With GDPR coming into effect in just over a week from today, 85 percent of firms in Europe and the United States will not be ready on time. Additionally, one in four will not be fully compliant by the end of this year.
Capgemini’s Digital Transformation Institute surveyed 1,000 executives and 6,000 consumers across eight markets to explore attitudes to, readiness for, and the opportunities of GDPR.
A race against the GDPR clock
With the May 25th GDPR deadline fast approaching, 63 percent of U.S. respondents said they will be largely or completely compliant. There is a mixed picture across Europe when it comes to readiness. British businesses are the most advanced, despite only 55 percent reporting they will be largely or completely compliant. Spain (54 percent), Germany (51 percent) and the Netherlands (51 percent) are close behind, with Sweden having the most work to do: just 33 percent of Swedish firms will be compliant on time.
The research suggests that some companies are overlooking the business opportunity of GDPR. Nearly one-third of firms are focusing on compliance only: 31 percent report that the focus of their program is to comply with the mandate rather than gain competitive advantage. Furthermore, although non-compliant organizations face fines of up to four percent of annual revenue, nearly 19 percent say ensuring they are prepared is not a priority for them.
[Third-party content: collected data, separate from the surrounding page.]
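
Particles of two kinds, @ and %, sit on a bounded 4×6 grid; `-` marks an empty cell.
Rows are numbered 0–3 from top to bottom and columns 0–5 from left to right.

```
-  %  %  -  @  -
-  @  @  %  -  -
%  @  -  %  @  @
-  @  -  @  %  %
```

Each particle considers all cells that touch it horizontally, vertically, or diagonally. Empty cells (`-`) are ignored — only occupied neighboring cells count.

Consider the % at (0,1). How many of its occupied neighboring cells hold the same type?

Occupied neighbors of (0,1): (0,2)=%, (1,1)=@, (1,2)=@.
Same type (%): 1 of 3.

1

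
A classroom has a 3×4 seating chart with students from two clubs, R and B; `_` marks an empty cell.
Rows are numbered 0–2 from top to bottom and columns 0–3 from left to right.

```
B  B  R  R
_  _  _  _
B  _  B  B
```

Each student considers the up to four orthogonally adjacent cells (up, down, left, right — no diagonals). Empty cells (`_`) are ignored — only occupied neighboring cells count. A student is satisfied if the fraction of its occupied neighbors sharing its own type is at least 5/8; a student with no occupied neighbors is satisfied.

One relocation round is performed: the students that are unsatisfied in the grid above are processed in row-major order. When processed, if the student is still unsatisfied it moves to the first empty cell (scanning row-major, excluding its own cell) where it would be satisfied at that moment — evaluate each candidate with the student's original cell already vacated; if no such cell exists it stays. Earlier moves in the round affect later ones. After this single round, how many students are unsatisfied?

0

Initially unsatisfied (in order): (0,1), (0,2).
  (0,1) → (1,0).
  (0,2): now satisfied by earlier moves; stays.
Resulting grid:
B _ R R
B _ _ _
B _ B B
All satisfied now.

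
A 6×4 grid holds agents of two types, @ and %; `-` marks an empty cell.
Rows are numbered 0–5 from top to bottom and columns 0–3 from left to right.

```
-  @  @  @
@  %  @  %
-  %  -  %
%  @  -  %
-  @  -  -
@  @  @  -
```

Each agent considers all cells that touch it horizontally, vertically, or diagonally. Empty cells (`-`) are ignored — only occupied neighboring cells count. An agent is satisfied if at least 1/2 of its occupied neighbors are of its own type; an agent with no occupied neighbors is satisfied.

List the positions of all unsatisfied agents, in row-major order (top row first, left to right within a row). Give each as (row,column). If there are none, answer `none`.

(0,1)@ 3/4 ok
(0,2)@ 3/5 ok
(0,3)@ 2/3 ok
(1,0)@ 1/3 unhappy
(1,1)% 1/5 unhappy
(1,2)@ 3/7 unhappy
(1,3)% 1/4 unhappy
(2,1)% 2/5 unhappy
(2,3)% 2/3 ok
(3,0)% 1/3 unhappy
(3,1)@ 1/3 unhappy
(3,3)% 1/1 ok
(4,1)@ 4/5 ok
(5,0)@ 2/2 ok
(5,1)@ 3/3 ok
(5,2)@ 2/2 ok

(1,0), (1,1), (1,2), (1,3), (2,1), (3,0), (3,1)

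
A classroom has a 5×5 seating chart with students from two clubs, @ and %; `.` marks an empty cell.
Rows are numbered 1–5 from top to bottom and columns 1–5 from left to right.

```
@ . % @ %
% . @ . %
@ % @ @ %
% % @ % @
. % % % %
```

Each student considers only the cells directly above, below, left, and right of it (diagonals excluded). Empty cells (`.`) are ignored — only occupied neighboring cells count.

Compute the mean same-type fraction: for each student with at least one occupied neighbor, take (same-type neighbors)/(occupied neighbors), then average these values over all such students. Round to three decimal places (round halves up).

(1,1)@ 0/1
(1,3)% 0/2
(1,4)@ 0/2
(1,5)% 1/2
(2,1)% 0/2
(2,3)@ 1/2
(2,5)% 2/2
(3,1)@ 0/3
(3,2)% 1/3
(3,3)@ 3/4
(3,4)@ 1/3
(3,5)% 1/3
(4,1)% 1/2
(4,2)% 3/4
(4,3)@ 1/4
(4,4)% 1/4
(4,5)@ 0/3
(5,2)% 2/2
(5,3)% 2/3
(5,4)% 3/3
(5,5)% 1/2
Sum over 21 students: 0/1 + 0/2 + 0/2 + 1/2 + 0/2 + 1/2 + 2/2 + 0/3 + 1/3 + 3/4 + 1/3 + 1/3 + 1/2 + 3/4 + 1/4 + 1/4 + 0/3 + 2/2 + 2/3 + 3/3 + 1/2 = 26/3; mean = 26/3 ÷ 21 = 26/63 = 0.412698… → 0.413.

0.413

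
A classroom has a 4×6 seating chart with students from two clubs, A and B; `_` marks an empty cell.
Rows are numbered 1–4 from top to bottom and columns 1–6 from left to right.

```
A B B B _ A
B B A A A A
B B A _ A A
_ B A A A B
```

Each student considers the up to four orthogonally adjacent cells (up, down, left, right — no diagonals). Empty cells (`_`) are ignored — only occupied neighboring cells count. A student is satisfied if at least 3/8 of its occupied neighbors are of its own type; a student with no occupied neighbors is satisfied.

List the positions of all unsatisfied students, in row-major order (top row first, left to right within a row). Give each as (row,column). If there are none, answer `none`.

(1,1), (4,6)

Row 1: (1,1)A 0/2 not · (1,2)B 2/3 satisfied · (1,3)B 2/3 satisfied · (1,4)B 1/2 satisfied · (1,6)A 1/1 satisfied
Row 2: (2,1)B 2/3 satisfied · (2,2)B 3/4 satisfied · (2,3)A 2/4 satisfied · (2,4)A 2/3 satisfied · (2,5)A 3/3 satisfied · (2,6)A 3/3 satisfied
Row 3: (3,1)B 2/2 satisfied · (3,2)B 3/4 satisfied · (3,3)A 2/3 satisfied · (3,5)A 3/3 satisfied · (3,6)A 2/3 satisfied
Row 4: (4,2)B 1/2 satisfied · (4,3)A 2/3 satisfied · (4,4)A 2/2 satisfied · (4,5)A 2/3 satisfied · (4,6)B 0/2 not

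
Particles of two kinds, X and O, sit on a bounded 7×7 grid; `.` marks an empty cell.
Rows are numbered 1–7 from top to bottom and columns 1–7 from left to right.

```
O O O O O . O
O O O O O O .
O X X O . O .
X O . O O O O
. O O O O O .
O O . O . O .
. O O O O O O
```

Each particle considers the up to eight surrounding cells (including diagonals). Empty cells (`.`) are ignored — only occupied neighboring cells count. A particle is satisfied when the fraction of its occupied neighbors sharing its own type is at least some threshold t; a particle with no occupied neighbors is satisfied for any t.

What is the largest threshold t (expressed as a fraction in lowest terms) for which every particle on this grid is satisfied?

Row 1: (1,1)O 3/3 · (1,2)O 5/5 · (1,3)O 5/5 · (1,4)O 5/5 · (1,5)O 4/4 · (1,7)O 1/1
Row 2: (2,1)O 4/5 · (2,2)O 6/8 · (2,3)O 6/8 · (2,4)O 6/7 · (2,5)O 6/6 · (2,6)O 4/4
Row 3: (3,1)O 3/5 · (3,2)X 2/7 · (3,3)X 1/7 · (3,4)O 5/6 · (3,6)O 5/5
Row 4: (4,1)X 1/4 · (4,2)O 3/6 · (4,4)O 5/6 · (4,5)O 7/7 · (4,6)O 5/5 · (4,7)O 3/3
Row 5: (5,2)O 4/5 · (5,3)O 6/6 · (5,4)O 5/5 · (5,5)O 7/7 · (5,6)O 5/5
Row 6: (6,1)O 3/3 · (6,2)O 5/5 · (6,4)O 6/6 · (6,6)O 5/5
Row 7: (7,2)O 3/3 · (7,3)O 4/4 · (7,4)O 3/3 · (7,5)O 4/4 · (7,6)O 3/3 · (7,7)O 2/2
The smallest same-type fraction is 1/7 at (3,3), which reduces to 1/7. Any threshold above that leaves this particle unsatisfied.

1/7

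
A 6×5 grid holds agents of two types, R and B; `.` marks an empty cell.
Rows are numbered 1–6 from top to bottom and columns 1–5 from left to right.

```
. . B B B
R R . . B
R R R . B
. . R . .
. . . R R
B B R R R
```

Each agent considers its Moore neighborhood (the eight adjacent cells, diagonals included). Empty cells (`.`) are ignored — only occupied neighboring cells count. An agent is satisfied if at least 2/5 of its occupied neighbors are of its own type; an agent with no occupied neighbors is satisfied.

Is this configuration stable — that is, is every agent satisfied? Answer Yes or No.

(1,3)B 1/2 ✓
(1,4)B 3/3 ✓
(1,5)B 2/2 ✓
(2,1)R 3/3 ✓
(2,2)R 4/5 ✓
(2,5)B 3/3 ✓
(3,1)R 3/3 ✓
(3,2)R 5/5 ✓
(3,3)R 3/3 ✓
(3,5)B 1/1 ✓
(4,3)R 3/3 ✓
(5,4)R 5/5 ✓
(5,5)R 3/3 ✓
(6,1)B 1/1 ✓
(6,2)B 1/2 ✓
(6,3)R 2/3 ✓
(6,4)R 4/4 ✓
(6,5)R 3/3 ✓
All meet the threshold, so the configuration is stable.

Yes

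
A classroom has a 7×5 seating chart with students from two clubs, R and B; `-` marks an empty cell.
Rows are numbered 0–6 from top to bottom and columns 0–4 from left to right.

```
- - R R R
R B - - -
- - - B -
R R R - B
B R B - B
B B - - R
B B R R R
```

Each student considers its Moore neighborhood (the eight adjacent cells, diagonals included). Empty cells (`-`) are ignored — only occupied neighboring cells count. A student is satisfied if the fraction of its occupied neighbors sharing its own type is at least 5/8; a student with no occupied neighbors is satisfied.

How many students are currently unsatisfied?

Row 0: (0,2)R 1/2 unhappy · (0,3)R 2/2 ok · (0,4)R 1/1 ok
Row 1: (1,0)R 0/1 unhappy · (1,1)B 0/2 unhappy
Row 2: (2,3)B 1/2 unhappy
Row 3: (3,0)R 2/3 ok · (3,1)R 3/5 unhappy · (3,2)R 2/4 unhappy · (3,4)B 2/2 ok
Row 4: (4,0)B 2/5 unhappy · (4,1)R 3/7 unhappy · (4,2)B 1/4 unhappy · (4,4)B 1/2 unhappy
Row 5: (5,0)B 4/5 ok · (5,1)B 5/7 ok · (5,4)R 2/3 ok
Row 6: (6,0)B 3/3 ok · (6,1)B 3/4 ok · (6,2)R 1/3 unhappy · (6,3)R 3/3 ok · (6,4)R 2/2 ok
Unsatisfied: (0,2), (1,0), (1,1), (2,3), (3,1), (3,2), (4,0), (4,1), (4,2), (4,4), (6,2) — 11 in total.

11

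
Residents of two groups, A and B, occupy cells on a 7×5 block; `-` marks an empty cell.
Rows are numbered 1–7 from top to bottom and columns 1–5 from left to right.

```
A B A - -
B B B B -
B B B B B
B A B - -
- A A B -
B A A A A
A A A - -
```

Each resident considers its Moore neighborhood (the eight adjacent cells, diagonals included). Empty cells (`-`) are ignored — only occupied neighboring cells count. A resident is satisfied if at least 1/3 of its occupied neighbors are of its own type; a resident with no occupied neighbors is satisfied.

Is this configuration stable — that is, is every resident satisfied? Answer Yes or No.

(1,1)A 0/3 unhappy
(1,2)B 3/5 ok
(1,3)A 0/4 unhappy
(2,1)B 4/5 ok
(2,2)B 6/8 ok
(2,3)B 6/7 ok
(2,4)B 4/5 ok
(3,1)B 4/5 ok
(3,2)B 7/8 ok
(3,3)B 6/7 ok
(3,4)B 5/5 ok
(3,5)B 2/2 ok
(4,1)B 2/4 ok
(4,2)A 2/7 unhappy
(4,3)B 4/7 ok
(5,2)A 4/7 ok
(5,3)A 5/7 ok
(5,4)B 1/5 unhappy
(6,1)B 0/4 unhappy
(6,2)A 6/7 ok
(6,3)A 6/7 ok
(6,4)A 4/5 ok
(6,5)A 1/2 ok
(7,1)A 2/3 ok
(7,2)A 4/5 ok
(7,3)A 4/4 ok
For instance (1,1) has only 0/3 same-type neighbors, below 1/3.

No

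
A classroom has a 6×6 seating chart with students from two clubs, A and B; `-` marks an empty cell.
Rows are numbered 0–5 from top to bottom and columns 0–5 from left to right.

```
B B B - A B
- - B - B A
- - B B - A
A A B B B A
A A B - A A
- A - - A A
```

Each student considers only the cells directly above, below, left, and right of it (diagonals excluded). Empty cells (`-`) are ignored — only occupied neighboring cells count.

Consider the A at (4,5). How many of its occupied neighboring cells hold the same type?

Occupied neighbors of (4,5): (3,5)=A, (5,5)=A, (4,4)=A.
Same type (A): 3 of 3.

3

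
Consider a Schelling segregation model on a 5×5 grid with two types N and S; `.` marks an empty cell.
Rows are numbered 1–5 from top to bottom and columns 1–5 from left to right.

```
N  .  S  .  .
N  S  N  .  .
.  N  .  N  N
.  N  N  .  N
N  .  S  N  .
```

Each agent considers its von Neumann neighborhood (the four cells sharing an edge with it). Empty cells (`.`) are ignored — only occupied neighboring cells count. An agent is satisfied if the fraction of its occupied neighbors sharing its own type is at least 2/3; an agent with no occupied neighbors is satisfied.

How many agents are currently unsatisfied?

(1,1)N 1/1 ok
(1,3)S 0/1 unhappy
(2,1)N 1/2 unhappy
(2,2)S 0/3 unhappy
(2,3)N 0/2 unhappy
(3,2)N 1/2 unhappy
(3,4)N 1/1 ok
(3,5)N 2/2 ok
(4,2)N 2/2 ok
(4,3)N 1/2 unhappy
(4,5)N 1/1 ok
(5,1)N 0/0 ok
(5,3)S 0/2 unhappy
(5,4)N 0/1 unhappy
Unsatisfied: (1,3), (2,1), (2,2), (2,3), (3,2), (4,3), (5,3), (5,4) — 8 in total.

8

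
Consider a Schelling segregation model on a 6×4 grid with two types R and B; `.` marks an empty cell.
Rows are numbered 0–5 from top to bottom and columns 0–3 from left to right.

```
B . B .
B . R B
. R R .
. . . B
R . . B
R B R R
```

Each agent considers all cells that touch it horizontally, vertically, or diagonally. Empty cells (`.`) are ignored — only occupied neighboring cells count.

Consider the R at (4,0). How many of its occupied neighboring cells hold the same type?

Occupied neighbors of (4,0): (5,0)=R, (5,1)=B.
Same type (R): 1 of 2.

1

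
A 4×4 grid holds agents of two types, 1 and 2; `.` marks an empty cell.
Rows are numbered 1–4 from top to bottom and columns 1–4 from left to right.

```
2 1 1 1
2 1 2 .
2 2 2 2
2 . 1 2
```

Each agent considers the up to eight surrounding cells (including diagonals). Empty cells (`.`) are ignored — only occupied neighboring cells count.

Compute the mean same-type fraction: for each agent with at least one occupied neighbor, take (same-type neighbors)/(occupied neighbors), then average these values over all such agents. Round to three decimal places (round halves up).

0.558

(1,1)2 1/3
(1,2)1 2/5
(1,3)1 3/4
(1,4)1 1/2
(2,1)2 3/5
(2,2)1 2/8
(2,3)2 3/7
(3,1)2 3/4
(3,2)2 5/7
(3,3)2 4/6
(3,4)2 3/4
(4,1)2 2/2
(4,3)1 0/4
(4,4)2 2/3
Sum over 14 agents: 1/3 + 2/5 + 3/4 + 1/2 + 3/5 + 2/8 + 3/7 + 3/4 + 5/7 + 4/6 + 3/4 + 2/2 + 0/4 + 2/3 = 164/21; mean = 164/21 ÷ 14 = 82/147 = 0.557823… → 0.558.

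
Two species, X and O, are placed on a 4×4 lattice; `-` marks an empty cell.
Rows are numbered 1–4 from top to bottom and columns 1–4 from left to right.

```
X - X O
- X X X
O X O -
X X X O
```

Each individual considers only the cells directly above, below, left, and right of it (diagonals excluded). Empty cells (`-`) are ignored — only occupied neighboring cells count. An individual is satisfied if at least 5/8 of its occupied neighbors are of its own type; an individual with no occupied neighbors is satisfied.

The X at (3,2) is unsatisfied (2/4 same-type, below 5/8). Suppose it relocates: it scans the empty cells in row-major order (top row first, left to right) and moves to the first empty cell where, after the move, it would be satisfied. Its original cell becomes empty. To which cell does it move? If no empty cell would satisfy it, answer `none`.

(1,2)

Vacating (3,2). Empty cells in order:
  (1,2): 3/3 same-type → satisfied — stop here.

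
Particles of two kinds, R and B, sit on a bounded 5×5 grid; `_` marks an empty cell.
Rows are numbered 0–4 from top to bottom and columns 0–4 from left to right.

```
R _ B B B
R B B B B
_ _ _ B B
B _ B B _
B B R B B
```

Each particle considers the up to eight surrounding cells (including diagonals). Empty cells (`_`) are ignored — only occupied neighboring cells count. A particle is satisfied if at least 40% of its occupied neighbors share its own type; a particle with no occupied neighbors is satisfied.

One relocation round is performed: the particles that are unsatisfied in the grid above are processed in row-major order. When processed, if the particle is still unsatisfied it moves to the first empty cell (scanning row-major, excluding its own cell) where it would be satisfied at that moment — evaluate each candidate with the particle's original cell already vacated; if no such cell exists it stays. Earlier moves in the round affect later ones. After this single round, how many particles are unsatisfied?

0

Initially unsatisfied (in order): (4,2).
  (4,2) → (0,1).
Resulting grid:
R R B B B
R B B B B
_ _ _ B B
B _ B B _
B B _ B B
All satisfied now.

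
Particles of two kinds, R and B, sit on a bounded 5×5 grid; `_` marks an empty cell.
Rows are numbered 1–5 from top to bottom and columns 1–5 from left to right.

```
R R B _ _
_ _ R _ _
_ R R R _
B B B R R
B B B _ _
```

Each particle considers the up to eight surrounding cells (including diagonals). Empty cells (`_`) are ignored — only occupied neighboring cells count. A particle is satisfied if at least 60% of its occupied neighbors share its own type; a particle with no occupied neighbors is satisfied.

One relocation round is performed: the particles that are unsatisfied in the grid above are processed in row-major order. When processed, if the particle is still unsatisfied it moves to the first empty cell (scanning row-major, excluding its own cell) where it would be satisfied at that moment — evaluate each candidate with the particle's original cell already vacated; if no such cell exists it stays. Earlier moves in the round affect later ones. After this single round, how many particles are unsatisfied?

0

Initially unsatisfied (in order): (1,3), (3,2), (4,3).
  (1,3) → (1,5).
  (3,2) → (1,3).
  (4,3) → (3,1).
Resulting grid:
R R R _ B
_ _ R _ _
B _ R R _
B B _ R R
B B B _ _
All satisfied now.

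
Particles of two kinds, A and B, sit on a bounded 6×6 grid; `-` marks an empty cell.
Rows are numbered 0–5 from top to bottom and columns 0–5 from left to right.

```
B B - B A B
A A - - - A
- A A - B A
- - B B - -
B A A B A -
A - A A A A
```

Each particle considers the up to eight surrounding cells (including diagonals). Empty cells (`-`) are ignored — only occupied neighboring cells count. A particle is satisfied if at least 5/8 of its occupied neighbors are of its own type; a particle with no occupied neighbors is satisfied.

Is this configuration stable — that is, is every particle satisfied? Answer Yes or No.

No

(0,0)B 1/3 unhappy
(0,1)B 1/3 unhappy
(0,3)B 0/1 unhappy
(0,4)A 1/3 unhappy
(0,5)B 0/2 unhappy
(1,0)A 2/4 unhappy
(1,1)A 3/5 unhappy
(1,5)A 2/4 unhappy
(2,1)A 3/4 ok
(2,2)A 2/4 unhappy
(2,4)B 1/3 unhappy
(2,5)A 1/2 unhappy
(3,2)B 2/6 unhappy
(3,3)B 3/6 unhappy
(4,0)B 0/2 unhappy
(4,1)A 3/5 unhappy
(4,2)A 3/6 unhappy
(4,3)B 2/7 unhappy
(4,4)A 3/5 unhappy
(5,0)A 1/2 unhappy
(5,2)A 3/4 ok
(5,3)A 4/5 ok
(5,4)A 3/4 ok
(5,5)A 2/2 ok
For instance (0,0) has only 1/3 same-type neighbors, below 5/8.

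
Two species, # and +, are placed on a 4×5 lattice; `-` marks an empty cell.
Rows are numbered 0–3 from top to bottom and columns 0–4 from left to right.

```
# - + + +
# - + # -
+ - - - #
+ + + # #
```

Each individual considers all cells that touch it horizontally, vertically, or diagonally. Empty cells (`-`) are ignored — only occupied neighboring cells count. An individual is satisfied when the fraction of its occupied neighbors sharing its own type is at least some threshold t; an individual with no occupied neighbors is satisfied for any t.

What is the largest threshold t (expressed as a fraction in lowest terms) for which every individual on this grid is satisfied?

1/5

Row 0: (0,0)# 1/1 · (0,2)+ 2/3 · (0,3)+ 3/4 · (0,4)+ 1/2
Row 1: (1,0)# 1/2 · (1,2)+ 2/3 · (1,3)# 1/5
Row 2: (2,0)+ 2/3 · (2,4)# 3/3
Row 3: (3,0)+ 2/2 · (3,1)+ 3/3 · (3,2)+ 1/2 · (3,3)# 2/3 · (3,4)# 2/2
The smallest same-type fraction is 1/5 at (1,3), which reduces to 1/5. Any threshold above that leaves this individual unsatisfied.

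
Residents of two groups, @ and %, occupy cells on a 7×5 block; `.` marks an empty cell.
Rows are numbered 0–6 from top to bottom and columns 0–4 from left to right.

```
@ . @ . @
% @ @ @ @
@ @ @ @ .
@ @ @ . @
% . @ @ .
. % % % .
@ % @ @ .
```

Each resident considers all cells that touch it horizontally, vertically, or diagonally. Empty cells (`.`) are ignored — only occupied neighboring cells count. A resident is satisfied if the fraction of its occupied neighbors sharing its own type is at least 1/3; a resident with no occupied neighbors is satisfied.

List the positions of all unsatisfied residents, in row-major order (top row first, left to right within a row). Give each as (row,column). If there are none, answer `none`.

Row 0: (0,0)@ 1/2 satisfied · (0,2)@ 3/3 satisfied · (0,4)@ 2/2 satisfied
Row 1: (1,0)% 0/4 not · (1,1)@ 6/7 satisfied · (1,2)@ 6/6 satisfied · (1,3)@ 6/6 satisfied · (1,4)@ 3/3 satisfied
Row 2: (2,0)@ 4/5 satisfied · (2,1)@ 7/8 satisfied · (2,2)@ 7/7 satisfied · (2,3)@ 6/6 satisfied
Row 3: (3,0)@ 3/4 satisfied · (3,1)@ 6/7 satisfied · (3,2)@ 6/6 satisfied · (3,4)@ 2/2 satisfied
Row 4: (4,0)% 1/3 satisfied · (4,2)@ 3/6 satisfied · (4,3)@ 3/5 satisfied
Row 5: (5,1)% 3/6 satisfied · (5,2)% 3/7 satisfied · (5,3)% 1/5 not
Row 6: (6,0)@ 0/2 not · (6,1)% 2/4 satisfied · (6,2)@ 1/5 not · (6,3)@ 1/3 satisfied

(1,0), (5,3), (6,0), (6,2)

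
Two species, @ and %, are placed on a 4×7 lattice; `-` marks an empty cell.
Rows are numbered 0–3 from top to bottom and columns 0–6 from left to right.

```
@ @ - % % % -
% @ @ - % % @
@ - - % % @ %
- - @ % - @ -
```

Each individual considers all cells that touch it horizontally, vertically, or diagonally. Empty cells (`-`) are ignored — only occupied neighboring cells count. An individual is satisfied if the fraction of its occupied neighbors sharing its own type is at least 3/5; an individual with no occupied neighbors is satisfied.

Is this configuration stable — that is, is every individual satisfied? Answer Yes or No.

Row 0: (0,0)@ 2/3 satisfied · (0,1)@ 3/4 satisfied · (0,3)% 2/3 satisfied · (0,4)% 4/4 satisfied · (0,5)% 3/4 satisfied
Row 1: (1,0)% 0/4 not · (1,1)@ 4/5 satisfied · (1,2)@ 2/4 not · (1,4)% 6/7 satisfied · (1,5)% 5/7 satisfied · (1,6)@ 1/4 not
Row 2: (2,0)@ 1/2 not · (2,3)% 3/5 satisfied · (2,4)% 4/6 satisfied · (2,5)@ 2/6 not · (2,6)% 1/4 not
Row 3: (3,2)@ 0/2 not · (3,3)% 2/3 satisfied · (3,5)@ 1/3 not
For instance (1,0) has only 0/4 same-type neighbors, below 3/5.

No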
A missed opportunity for boosting the top line
The research suggests that firms who have got ahead of the deadline, and invested in compliance and data transparency with consumers, are starting to reap the rewards. Of those consumers that are convinced an organization protects their personal data, 39 percent have purchased more products and increased spend with that individual firm as a result.
This increased spend is substantial, with these consumers spending as much as 24 percent more. In addition, 40 percent have transacted more frequently with the organization, either a few times or on a regular basis. The benefits go beyond spending too: 49 percent say that they have shared positive experiences with friends and family, bolstering a firm’s reputation among potential consumers.
GDPR is also empowering consumers to take action over their own data. Across Europe, 57 percent of individuals say they will take action against an organization if they know a firm is failing to adequately protect their personal data. Of these, more than 70 percent will respond by reducing their spending (71 percent), stopping doing business with them (71 percent) or sharing negative experiences with family and friends (73 percent).
To help counterbalance this, the report highlights that firms need to make sure they recognize the level of trust their customers have in them. Right now this is not the case: almost three quarters (71 percent) of executives believe that consumers will not take any significant action, such as to have their data removed.
In addition, eight in 10 say customers trust their organization with the privacy and security of data, but just 52 percent of consumers agree. This misperception means businesses are missing out on the potential bottom-line benefits previously highlighted and only 11 percent are centering their GDPR compliance efforts on customers’ needs.
“Executives now have a great chance to use GDPR to create a customer-first privacy strategy. That business opportunity is significant,” said Willem de Paepe, Global GDPR leader at Capgemini. “Beyond gaining consumer confidence and increased spending, knowing exactly what data is held allows firms to use analytics more effectively and improve operations. Firms will also know which files they must delete, freeing up valuable storage space and reducing some of the $3.3 trillion it will cost to manage data globally by 2020.”